Quince años después (1957)…

<<En ocasiones me pregunto de dónde saco fuerzas para seguir escribiendo en este diario. En todas las páginas he desahogado mi corazón y la ridícula ilusión de volver a ver a mi hijo que, si es que sigue vivo, es ahora un hombre. Después de tantos años he aprendido que la vida es un cóctel de humor negro e ironía. He comprendido que hay que nacer riéndose de ella si no quieres sucumbir ante la realidad>>.


Febrero de 1957


Amalia se dispuso a guardar su diario cuando unos golpes atronadores y una vocecilla rota insistían en que abriera la puerta.

- ¡Hombre Román! ¿Qué ocurre?- le dijo a uno de los huésped de Las Palomas.
- ¡Es Isabelita, Amalia! ¡La han matado! Al parecer las deudas de su marido no están suplidas. Una mafia de traficantes en las que su difunto esposo se hallaba involucrado se ha hecho con el negocio. Uno de ellos es el hijo de un civil que se dice quiere vengar lo que le corresponde a su padre, fíjese usted qué locura. Están desalojando a todos los vecinos y van armados. Tenga usted cuidado, por dios.

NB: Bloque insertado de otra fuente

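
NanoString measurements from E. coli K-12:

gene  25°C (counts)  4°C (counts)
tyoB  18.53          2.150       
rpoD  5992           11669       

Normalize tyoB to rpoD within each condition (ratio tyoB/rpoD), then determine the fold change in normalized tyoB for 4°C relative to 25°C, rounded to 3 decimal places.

0.060

tyoB/rpoD (25°C) = 18.53 / 5992 = 0.0030925
tyoB/rpoD (4°C) = 2.150 / 11669 = 0.00018425
Fold change = 0.00018425 / 0.0030925 = 0.0596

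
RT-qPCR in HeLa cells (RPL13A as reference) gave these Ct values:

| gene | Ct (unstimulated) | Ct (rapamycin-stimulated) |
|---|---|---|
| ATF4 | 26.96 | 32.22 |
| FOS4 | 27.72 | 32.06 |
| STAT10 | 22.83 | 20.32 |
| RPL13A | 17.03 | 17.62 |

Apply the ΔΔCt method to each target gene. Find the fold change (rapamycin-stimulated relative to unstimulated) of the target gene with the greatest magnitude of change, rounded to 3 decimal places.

0.039

ATF4: ΔΔCt = (32.22−17.62) − (26.96−17.03) = 14.60 − 9.93 = 4.67; fold change = 2^-4.67 = 0.039
FOS4: ΔΔCt = (32.06−17.62) − (27.72−17.03) = 14.44 − 10.69 = 3.75; fold change = 2^-3.75 = 0.074
STAT10: ΔΔCt = (20.32−17.62) − (22.83−17.03) = 2.70 − 5.80 = -3.10; fold change = 2^3.10 = 8.574
ATF4 has the largest |ΔΔCt| = 4.67.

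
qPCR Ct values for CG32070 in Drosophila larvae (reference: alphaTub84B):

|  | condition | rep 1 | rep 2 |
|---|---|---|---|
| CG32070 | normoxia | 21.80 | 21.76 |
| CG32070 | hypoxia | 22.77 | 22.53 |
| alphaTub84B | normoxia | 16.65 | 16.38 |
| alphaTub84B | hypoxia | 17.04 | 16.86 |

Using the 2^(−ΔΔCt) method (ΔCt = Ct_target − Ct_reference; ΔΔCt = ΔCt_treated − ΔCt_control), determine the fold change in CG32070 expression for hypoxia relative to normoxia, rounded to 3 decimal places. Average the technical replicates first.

Mean Ct: CG32070 normoxia 21.780; CG32070 hypoxia 22.650; alphaTub84B normoxia 16.515; alphaTub84B hypoxia 16.950
ΔCt(normoxia) = 21.780 − 16.515 = 5.265
ΔCt(hypoxia) = 22.650 − 16.950 = 5.700
ΔΔCt = 5.700 − 5.265 = 0.435
Fold change = 2^(−0.435) = 0.7397

0.740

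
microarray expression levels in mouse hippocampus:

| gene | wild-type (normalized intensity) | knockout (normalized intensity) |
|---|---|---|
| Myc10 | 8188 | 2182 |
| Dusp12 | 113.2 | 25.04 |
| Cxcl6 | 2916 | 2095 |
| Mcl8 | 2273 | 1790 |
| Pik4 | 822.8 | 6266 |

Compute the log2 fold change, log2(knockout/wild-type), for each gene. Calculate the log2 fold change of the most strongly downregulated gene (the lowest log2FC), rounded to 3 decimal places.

-2.177

log2(2182/8188) = -1.908  (Myc10)
log2(25.04/113.2) = -2.177  (Dusp12)
log2(2095/2916) = -0.477  (Cxcl6)
log2(1790/2273) = -0.345  (Mcl8)
log2(6266/822.8) = 2.929  (Pik4)
Dusp12 is most strongly downregulated.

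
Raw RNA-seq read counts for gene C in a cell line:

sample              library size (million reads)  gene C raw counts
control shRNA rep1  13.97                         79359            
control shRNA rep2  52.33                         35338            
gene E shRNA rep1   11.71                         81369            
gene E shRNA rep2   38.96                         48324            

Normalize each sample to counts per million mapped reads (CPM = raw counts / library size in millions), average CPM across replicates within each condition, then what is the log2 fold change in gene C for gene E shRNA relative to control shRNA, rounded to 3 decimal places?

0.366

CPM(control shRNA rep1) = 79359 / 13.97 = 5680.6729
CPM(control shRNA rep2) = 35338 / 52.33 = 675.2914
CPM(gene E shRNA rep1) = 81369 / 11.71 = 6948.6763
CPM(gene E shRNA rep2) = 48324 / 38.96 = 1240.3491
mean CPM(control shRNA) = 3177.9821; mean CPM(gene E shRNA) = 4094.5127
Fold change = 4094.5127 / 3177.9821 = 1.28840
log2(1.28840) = 0.3656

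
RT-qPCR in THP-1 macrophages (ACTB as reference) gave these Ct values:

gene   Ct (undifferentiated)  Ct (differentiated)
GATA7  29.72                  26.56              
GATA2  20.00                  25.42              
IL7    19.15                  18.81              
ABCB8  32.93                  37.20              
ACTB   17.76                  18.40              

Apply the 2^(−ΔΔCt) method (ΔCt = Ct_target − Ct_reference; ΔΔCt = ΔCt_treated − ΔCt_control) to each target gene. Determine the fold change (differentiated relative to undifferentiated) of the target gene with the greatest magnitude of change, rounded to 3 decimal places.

0.036

GATA7: ΔΔCt = (26.56−18.40) − (29.72−17.76) = 8.16 − 11.96 = -3.80; fold change = 2^3.80 = 13.929
GATA2: ΔΔCt = (25.42−18.40) − (20.00−17.76) = 7.02 − 2.24 = 4.78; fold change = 2^-4.78 = 0.036
IL7: ΔΔCt = (18.81−18.40) − (19.15−17.76) = 0.41 − 1.39 = -0.98; fold change = 2^0.98 = 1.972
ABCB8: ΔΔCt = (37.20−18.40) − (32.93−17.76) = 18.80 − 15.17 = 3.63; fold change = 2^-3.63 = 0.081
GATA2 has the largest |ΔΔCt| = 4.78.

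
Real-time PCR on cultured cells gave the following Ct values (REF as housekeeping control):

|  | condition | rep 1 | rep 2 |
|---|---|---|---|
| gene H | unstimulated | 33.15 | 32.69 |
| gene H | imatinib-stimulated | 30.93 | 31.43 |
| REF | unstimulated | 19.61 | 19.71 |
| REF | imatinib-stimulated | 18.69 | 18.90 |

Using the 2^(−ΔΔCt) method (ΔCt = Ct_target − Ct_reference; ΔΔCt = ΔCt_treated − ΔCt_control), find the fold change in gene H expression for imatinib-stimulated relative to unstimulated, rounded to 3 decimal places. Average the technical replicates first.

Mean Ct: gene H unstimulated 32.920; gene H imatinib-stimulated 31.180; REF unstimulated 19.660; REF imatinib-stimulated 18.795
ΔCt(unstimulated) = 32.920 − 19.660 = 13.260
ΔCt(imatinib-stimulated) = 31.180 − 18.795 = 12.385
ΔΔCt = 12.385 − 13.260 = -0.875
Fold change = 2^(−(-0.875)) = 2^0.875 = 1.8340

1.834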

Tras unos minutos presa de conmoción observó como el viejecito se alejaba con pasos lentos y temblones. Luego, echó a correr hacia donde estaba el cuerpo interfecto de Isabelita. Cuando llegó, aquellos desalmados estaban haciendo salvajadas con el cuerpo de su amiga. Quiso defenderla, pero todos ellos estaban portados de cuchillos y pistolas, así que echó a correr de nuevo para encerrarse en su habitación y ponerse a salvo de esos cretinos.
Uno de ellos la persiguió con una pistola entre sus manos. Todos los vecinos trataban de huir despavoridos.

Amalia cerró con pestillo, pero fue inútil. Aquel criminal derribó la puerta de dos empujones. En un ataque de nervios, Amalia agarró lo primero que pudo: una lamparita. La lanzó contra aquel hombre que le inspiraba terror, hiriéndole la cara con una lasca que saltó. Los ojos grises inyectados de rabia se posaron sobre los de ella. Entonces se dio cuenta de la sombra que tenía delante. Aquella sombra a la que había dado vida veinte años atrás. Sin más, aquella figura oscura apretó el gatillo.

Antes de irse contempló un diario con adornos dorados que había sobre la cama. Examinó su contenido y luego lo dejó donde estaba.

-         ¡Miguel! Vamos, coño. No tenemos todo el día para desalojar a toda esta panda de miserables- gritó uno de sus camaradas.
-         No te preocupes, ya he terminado con la última- dijo cerrando la puerta. Sin entender porqué cruzó la pensión con un vacío extraño. Volvió la mirada hacia la habitación, como si hubiese dejado allí parte de su alma.